Peetem wrote:
Question:
In Matthew 28:20 Christ says, "and teaching them to obey everything that I have commanded you. And remember, I am with you always, to the end of the age."
Does the Greek word for "with" imply or indicate Christ will be with us physically or is this left up to tradition?
Thanks!
I suppose it's "left up to tradition," to use your language here. The word translated "with" here is just a normal preposition. It has a range of uses, including with (there are other words translated "with", too), but in the end, it really just means "with." It's up to the interpreter to look to context and things along those lines to ask, "In what sense is He with us"? That's not really something decided by, or for that much all that informed by, the Greek word
edit:
One more note, just to show you something.

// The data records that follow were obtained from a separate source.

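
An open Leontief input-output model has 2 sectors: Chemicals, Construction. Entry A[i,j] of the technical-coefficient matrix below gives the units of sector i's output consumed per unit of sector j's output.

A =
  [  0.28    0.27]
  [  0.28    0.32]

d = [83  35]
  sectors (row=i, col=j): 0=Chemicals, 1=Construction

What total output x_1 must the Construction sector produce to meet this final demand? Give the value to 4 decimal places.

Form M = I − A:
  [  0.72   -0.27]
  [ -0.28    0.68]
Leontief inverse L = M⁻¹:
  [  1.6425    0.6522]
  [  0.6763    1.7391]
Total output x = L · d:
  x_0 = 1.6425·83 + 0.6522·35 = 159.1546
  x_1 = 0.6763·83 + 1.7391·35 = 117.0048

117.0048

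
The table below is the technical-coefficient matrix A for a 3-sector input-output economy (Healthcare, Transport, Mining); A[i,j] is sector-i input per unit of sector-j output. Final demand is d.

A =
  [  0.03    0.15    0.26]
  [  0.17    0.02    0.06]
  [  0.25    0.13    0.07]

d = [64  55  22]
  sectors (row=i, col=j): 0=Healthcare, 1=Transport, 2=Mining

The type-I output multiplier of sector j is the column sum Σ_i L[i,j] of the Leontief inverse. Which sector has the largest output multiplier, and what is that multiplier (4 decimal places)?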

The word is translated with something like 350 times in the NT. Here are the first few instances we see it in Matthew: God is with us (Matt 1:23); Jerusalem was troubled, along with Herod (Matt 2:3); Jesus was with His mother (Matt 2:11); James and John were with their father in a boat (Matt 4:21).
You can probably imagine that people can take "with" in a somewhat different sense in each of these. That's not because the Greek word means anything different. It's because word is used, at times, in the same way we use our English word "with." So our word "with" often captures the way the Greeks used that word. Same in the Great Commission.